First, this is a debt situation, where the court is ordering an attachment — an order to seize property “principally used against absconding, concealed, or fraudulent debtors”.2

Which means that Angela is absolutely right about the term “non est inventus” — it simply means that that the debtor couldn’t be found. In Latin, it literally means “(he) is not found.” It’s the document a sheriff brings back to the court when he’s been ordered to bring a defendant in to answer a claim of debt but the debtor couldn’t be found in the jurisdiction.3

And that brings us to that term where we do not think it means what those other folks think it means.

The word “estate.”

definition of estate

Which does not mean that John Cogan was dead. At least, not necessarily.

Yes, it’s true that the word “estate” is used in probate cases to describe what the deceased person owned and now must be distributed to the heirs.4

But that’s not all the word means.

In fact, the word isn’t limited to what someone owns at the time of death at all. Instead, it’s the “interest which any one has in land, or in any other subject of property. … In a wider sense, the term ‘estate’ denotes a man’s whole financial status or condition,—the aggregate of his interests and concerns, so far as regards his situation with reference to wealth or its objects, including debts and obligations, as well as possessions and rights.”5 Effectively, each of us has an estate at every moment of our lives: exactly what we own, minus exactly what we owe.

In short, it’s a word without limits — living people have an estate, dead people leave an estate.

So… was John Cogan alive or dead when these orders were issued?

We can’t be 100% sure, because we don’t know why John Cogan couldn’t be found by the sheriff.

It could have been that he was hiding out, not wanting to be found. It could have been that he was traveling somewhere outside of the county boundaries. It could have been that he actually was dead, and nobody told the sheriff that when he came calling. Without more, we can come up with theories that range from more likely to less likely — but we can’t be sure.

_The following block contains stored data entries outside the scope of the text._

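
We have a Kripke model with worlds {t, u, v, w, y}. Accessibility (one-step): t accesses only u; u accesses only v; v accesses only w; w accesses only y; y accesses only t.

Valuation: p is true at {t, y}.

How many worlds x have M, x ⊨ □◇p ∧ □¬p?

t: □◇p is F, □¬p is T. ✗
u: □◇p is F, □¬p is T. ✗
v: □◇p is T, □¬p is T. ✓
w: □◇p is T, □¬p is F. ✗
y: □◇p is F, □¬p is F. ✗
Satisfying worlds: {v}.

1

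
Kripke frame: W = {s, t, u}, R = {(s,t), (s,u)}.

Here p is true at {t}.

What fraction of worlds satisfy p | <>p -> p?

2/3

s: p | <>p is T, p is F. ✗
t: p | <>p is T, p is T. ✓
u: p | <>p is F, p is F. ✓
That's 2 of 3 worlds, so 2/3.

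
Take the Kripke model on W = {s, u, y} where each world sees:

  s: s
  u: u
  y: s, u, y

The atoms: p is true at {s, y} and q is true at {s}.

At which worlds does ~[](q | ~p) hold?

s: [](q | ~p) is T. ✗
u: [](q | ~p) is T. ✗
y: [](q | ~p) is F. ✓

{y}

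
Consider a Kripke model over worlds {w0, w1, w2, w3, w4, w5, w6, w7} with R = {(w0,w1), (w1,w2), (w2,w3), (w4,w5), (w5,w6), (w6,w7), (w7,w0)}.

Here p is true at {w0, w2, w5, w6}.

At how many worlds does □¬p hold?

w0: successors {w1}; ¬p there: w1:T. ✓
w1: successors {w2}; ¬p there: w2:F. ✗
w2: successors {w3}; ¬p there: w3:T. ✓
w3: no successors, so □¬p holds vacuously. ✓
w4: successors {w5}; ¬p there: w5:F. ✗
w5: successors {w6}; ¬p there: w6:F. ✗
w6: successors {w7}; ¬p there: w7:T. ✓
w7: successors {w0}; ¬p there: w0:F. ✗
Satisfying worlds: {w0, w2, w3, w6}.

4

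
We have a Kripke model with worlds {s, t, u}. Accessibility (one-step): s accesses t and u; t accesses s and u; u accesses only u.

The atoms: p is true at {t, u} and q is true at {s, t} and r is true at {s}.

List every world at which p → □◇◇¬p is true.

{s}

s: p is F, □◇◇¬p is F. ✓
t: p is T, □◇◇¬p is F. ✗
u: p is T, □◇◇¬p is F. ✗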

So what we can’t say is exactly what those other researchers are saying — that just because the word estate was used, it definitely means Cogan was dead.

Because, of course, though they keep using that word, it does not mean what they think it means.


Cite/link to this post: Judy G. Russell, “A word without limits,” The Legal Genealogist (https://www.legalgenealogist.com/blog : posted 13 Mar 2024).

SOURCES

  1. See Isle of Wight County, Virginia, Deed Book 1 (1688-1698), session of 9 April 1694; digital images, Image Group Number (film) 7645140, image 254, FamilySearch.org (https://www.familysearch.org/ : accessed 13 Mar 2024).
  2. Henry Campbell Black, A Dictionary of Law (St. Paul, Minn. : West, 1891), 102, “attachment.”
  3. Ibid., 822, “non est inventus.”
  4. See FamilySearch Research Wiki (https://www.familysearch.org/en/wiki/), “Glossary of United States Probate Terms,” rev. 5 Dec 2022.
  5. Black, A Dictionary of Law, 434, “estate.”